Charles Millon: « La politique étrangère d’Emmanuel Macron est illisible »

Mondafrique. Comment expliquez vous l’échec de l’intervention française au Mali ?

Charles Millon. Pour comprendre la situation actuelle, il faut revenir à la double erreur historique qui a été commise par tous les gouvernements maliens. La première est d’avoir toujours refusé de prendre réellement en compte les problèmes des minorités, qu’il s’agisse des peuls ou des touaregs.
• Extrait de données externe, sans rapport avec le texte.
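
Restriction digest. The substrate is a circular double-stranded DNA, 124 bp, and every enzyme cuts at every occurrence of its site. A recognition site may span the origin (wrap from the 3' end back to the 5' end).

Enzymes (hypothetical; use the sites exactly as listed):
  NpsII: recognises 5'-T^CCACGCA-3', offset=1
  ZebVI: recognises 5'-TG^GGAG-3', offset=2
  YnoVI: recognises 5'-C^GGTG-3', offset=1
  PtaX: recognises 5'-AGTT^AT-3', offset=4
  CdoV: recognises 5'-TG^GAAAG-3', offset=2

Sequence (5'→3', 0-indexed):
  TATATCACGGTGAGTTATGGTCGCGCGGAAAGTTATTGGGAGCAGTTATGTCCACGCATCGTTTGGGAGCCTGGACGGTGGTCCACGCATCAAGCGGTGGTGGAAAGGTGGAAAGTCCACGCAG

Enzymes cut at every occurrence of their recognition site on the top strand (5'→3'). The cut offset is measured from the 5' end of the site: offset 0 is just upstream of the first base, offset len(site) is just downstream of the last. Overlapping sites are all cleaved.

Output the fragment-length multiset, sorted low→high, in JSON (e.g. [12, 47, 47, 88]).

Site scan:
  NpsII (TCCACGCA, off=1): starts [50, 81, 115] → cuts [51, 82, 116]
  ZebVI (TGGGAG, off=2): starts [36, 63] → cuts [38, 65]
  YnoVI (CGGTG, off=1): starts [7, 75, 94] → cuts [8, 76, 95]
  PtaX (AGTTAT, off=4): starts [12, 30, 43] → cuts [16, 34, 47]
  CdoV (TGGAAAG, off=2): starts [100, 108] → cuts [102, 110]

Pooled cuts: [8, 16, 34, 38, 47, 51, 65, 76, 82, 95, 102, 110, 116]

Fragment lengths:
  8→16: 8 bp
  16→34: 18 bp
  34→38: 4 bp
  38→47: 9 bp
  47→51: 4 bp
  51→65: 14 bp
  65→76: 11 bp
  76→82: 6 bp
  82→95: 13 bp
  95→102: 7 bp
  102→110: 8 bp
  110→116: 6 bp
  116→8 (wrap): 124-116+8 = 16 bp

[4,4,6,6,7,8,8,9,11,13,14,16,18]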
Amadou Toumani Touré, dit ATT, le président malien entre 2002 et 2012 que j’ai bien connu et toujours apprécié avait l’obsession d’un État unitaire. Sur ce sujet, il était têtu comme une mule. . Pas question pour le pouvoir à Bamako d’envisager la moindre autonomie régionale, alors que le Nord Mali couvre une surface égale aux deux tiers du pays.

La seconde erreur aura été la cécité de la classe politique malienne à prendre en compte la terrible conjonction entre les djihadistes et les trafiquants qui transportaient la drogue à travers le Mali depuis la Guinée Bissau jusqu’au Niger ou au Burkina. Il y a eu une sorte d’alliance objective entre les mouvements irrédentistes et les groupes armés. Hélas, le pouvoir malien a toujours fermé les yeux sur ces multiples trafics qui ont financé le terrorisme

Mondafrique. La France a-t-elle commis des erreurs graves d’appréciation durant ces neuf années de présence au Mali?

Charles Millon. La première erreur dramatique aura été la guerre que Nicolas Sarkozy a mené en Libye. Lors de la chute de Khadafi, les touaregs qui avaient été enrôlés dans l’armée libyenne ont rejoint, lourdement armés, leur pays d’origine. Ils ont constitué, surtout dans le Nord du Mali, le noyau dur des groupes djihadistes.

Autre dommage collatéral, la fin brutale du régime libyen a permis Vladimir Poutine de remettre les pieds en Afrique.   La Russie possède aujourd’hui des champs de pétrole importants en Libye !

Ce n’est pas la seule erreur française. Si notre armée a eu raison d’intervenir pour éteindre l’incendie djihadiste, elle aurait du agir en pompier et très vite préparer sa sortie. En restant sur place, les soldats français qui avaient été accueillis en 2013 comme des libérateurs, ont été perçus neuf ans plus tard comme une armée d’occupation. Nos militaires ont été des boucs émissaires commodes pour des armées locales qui décampaient face aux groupes armés tandis que nos soldats étaient tués. C’est un peu comme ce qui s’est passé en Afghanistan pour les Américains. . .

Certains patrons de l’armée française réfléchissent d’ailleurs à de nouveaux modes d’intervention via des forces de réaction rapides et aéroportées qui ne s’enliseraient pas sur place. Les bases militaires, on l’a vu, deviennent des cibles pour les terroristes..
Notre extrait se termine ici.